Seit 2017 steht die Beteiligung an Autorennen unter Strafe. 2021 wurden in Bayern 210 Personen so verurteilt. Die Zahlen stiegen zuvor um mehr als 60 Prozent. 78 Personen wurden verurteilt, weil sie alleine gerast waren. Bayerns Justizminister setzt sich seit Jahren für härtere Strafen gegen „besonders rücksichtslose Verkehrsteilnehmer ein“ – andere müssten „besser vor Rasern und betrunkenen Fahrern geschützt werden“, fordert Georg Eisenreich (52, CSU). Das gelte auch für illegale Autorennen. Das geltende Recht müsse hier „nachgebessert werden“. Bis zu zehn Jahren droht Rasern, wenn sie den Tod eines Menschen verursachen und ihn vorsätzlich in Gefahr gebracht haben. „Diese Einschränkung halte ich nicht für angemessen“, sagt Eisenreich. Für eine Verurteilung müsse bereits die Fahrlässigkeit des Rasers ausreichen.

Auch Victor B. (38) war allein gerast – als erster Raser in München erhielt er lebenslang wegen Mordes. Das Schicksal des von ihm getöteten Schülers Max (†14) schockte ganz München. Am 15. November 2019 war er mit drei Freunden an der Fürstenrieder Straße aus dem Bus gestiegen – Sekunden später war Max tot. Denn Raser Victor B. (38) floh im Drogenrausch vor der Polizei, geriet auf die Gegenfahrbahn und raste spätabends im Dunkeln in die Schüler-Gruppe. Am Landgericht verurteilte ihn Richterin Elisabeth Ehrl wegen Mordes und sagte: „Es gibt nur wenige Verfahren, die sich so schwer in Worte fassen lassen.“ Denn Max wurde von dem BMW noch 50 Meter mitgeschleift und auch seine Freunde teils schwer verletzt. Ein unfassbares Drama für alle Beteiligten.

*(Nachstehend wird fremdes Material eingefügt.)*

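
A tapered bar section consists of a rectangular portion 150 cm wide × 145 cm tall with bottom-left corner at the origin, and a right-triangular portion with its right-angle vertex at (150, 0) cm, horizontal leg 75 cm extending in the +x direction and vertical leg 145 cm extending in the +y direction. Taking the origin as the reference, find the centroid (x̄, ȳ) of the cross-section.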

Bei einem anderen Fall war auch Alkohol im Spiel: Kiril L (23) raste über eine rote Ampel und krachte in ein anderes Auto – am Ende waren zwei seiner Bekannten tot. Fahrlässige Tötung wirft ihm die Staatsanwaltschaft vor, seit Ende März wird dem Bulgaren der Prozess gemacht. In seinem Fall ging es nicht allein um die reine Geschwindigkeit: Rund 70 km/h hatte Kiril L. auf dem Tacho, als er am 7. August die Kreuzung an der Riesenfeldstraße überquert hatte. Doch er hatte auch 1,04 Promille Alkohol im Blut und ließ sich im Auto von seinen Bekannten ablenken. Beide waren nicht angeschnallt, als der Opel Vectra gegen einen Ampelmast prallte – einer wurde aus dem Auto geschleudert, der zweite zerquetscht. Der Strafprozess dauert noch an.